Most usefully, it had a page called a news feed where it aggregated your friends' doings.
The other fun element was the fan pages of people from Mr Obama to CNN's star anchor Anderson Cooper and companies like the American Ballet Theatre.


So what did Facebook do? In its latest design, it started pushing the updates onto the News Feed page, the way Twitter blasts users' messages out.

Suddenly, users' Facebook news feeds were inundated with the latest updates from their fan pages. And the news feeds started publishing all quiz and game results of the users' friends, which caused a furore among those who didn't want to be spammed.

In fact, that is the very point that irritates Twitter users: That the lazy man's way of blogging tends to spam their 'inboxes'.

Another sign of Facebook stealing the Twitter model was the change in its status update. Previously, this was just an empty field at the top of your profile page to fill. Like the aforementioned: 'Joanne is feeling sorry for Timothy Geithner.'

Now, the field says: 'What are you thinking?' prompting users to basically tweet longer messages like they do on Twitter.

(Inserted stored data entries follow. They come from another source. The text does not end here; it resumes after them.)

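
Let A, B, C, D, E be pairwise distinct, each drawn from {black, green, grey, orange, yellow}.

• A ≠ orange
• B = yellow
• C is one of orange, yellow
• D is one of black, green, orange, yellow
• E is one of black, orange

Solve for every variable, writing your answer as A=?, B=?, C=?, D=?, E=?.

A=grey, B=yellow, C=orange, D=green, E=black

B has just one choice, so B = yellow. Eliminate yellow elsewhere: A, C, D.
That leaves C = orange. So D, E can't be orange.
E must be black (only option left). Strike black from A, D.
D must be green (only option left). Eliminate green elsewhere: A.
A has just one choice, so A = grey.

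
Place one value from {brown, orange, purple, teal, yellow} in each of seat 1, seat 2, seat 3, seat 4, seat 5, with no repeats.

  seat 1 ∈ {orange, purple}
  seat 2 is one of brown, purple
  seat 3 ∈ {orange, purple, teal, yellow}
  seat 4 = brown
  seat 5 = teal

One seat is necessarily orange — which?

seat 4 must be brown (only option left). So seat 2 can't be brown.
seat 5 has just one choice, so seat 5 = teal. Strike teal from seat 3.
seat 2's domain is down to {purple}, so seat 2 = purple. Strike purple from seat 1, seat 3.
So orange goes to seat 1.

seat 1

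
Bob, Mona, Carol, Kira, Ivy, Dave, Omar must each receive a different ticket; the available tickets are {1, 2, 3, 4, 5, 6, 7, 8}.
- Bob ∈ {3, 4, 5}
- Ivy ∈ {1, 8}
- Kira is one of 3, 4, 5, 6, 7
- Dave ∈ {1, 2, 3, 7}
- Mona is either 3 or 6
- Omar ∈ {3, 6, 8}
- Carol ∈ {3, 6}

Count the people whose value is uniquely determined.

2

The 2 variables Mona and Carol are confined to {3, 6}, which locks those values in; drop them from Bob, Kira, Dave, Omar.
That leaves Omar = 8. Strike 8 from Ivy.
That leaves Ivy = 1. Strike 1 from Dave.
Determined: Ivy=1, Omar=8. The other people each still have more than one consistent value. That makes 2.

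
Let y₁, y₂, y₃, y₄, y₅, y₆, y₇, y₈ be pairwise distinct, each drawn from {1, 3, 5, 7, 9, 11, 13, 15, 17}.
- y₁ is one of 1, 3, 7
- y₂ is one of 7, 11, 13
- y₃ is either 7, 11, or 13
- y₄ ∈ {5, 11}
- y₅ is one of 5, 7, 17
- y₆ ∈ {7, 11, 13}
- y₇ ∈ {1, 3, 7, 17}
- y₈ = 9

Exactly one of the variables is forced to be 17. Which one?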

The backlash from Facebookers was so vehement that product director Christopher Cox had to issue a statement: 'We've heard feedback that there is a lot of application content appearing in the stream. We will be giving you tools to control and reduce application content that your friends share into your stream.'

There's a lesson to be learnt in this failed 'improvement' experiment. And that is that on the Internet, habits tend to stick and any change infuriates netizens. Also, because netizens are so vocal, especially with negative comments, website operators must tread carefully when incorporating newer, seemingly successful technologies into their models.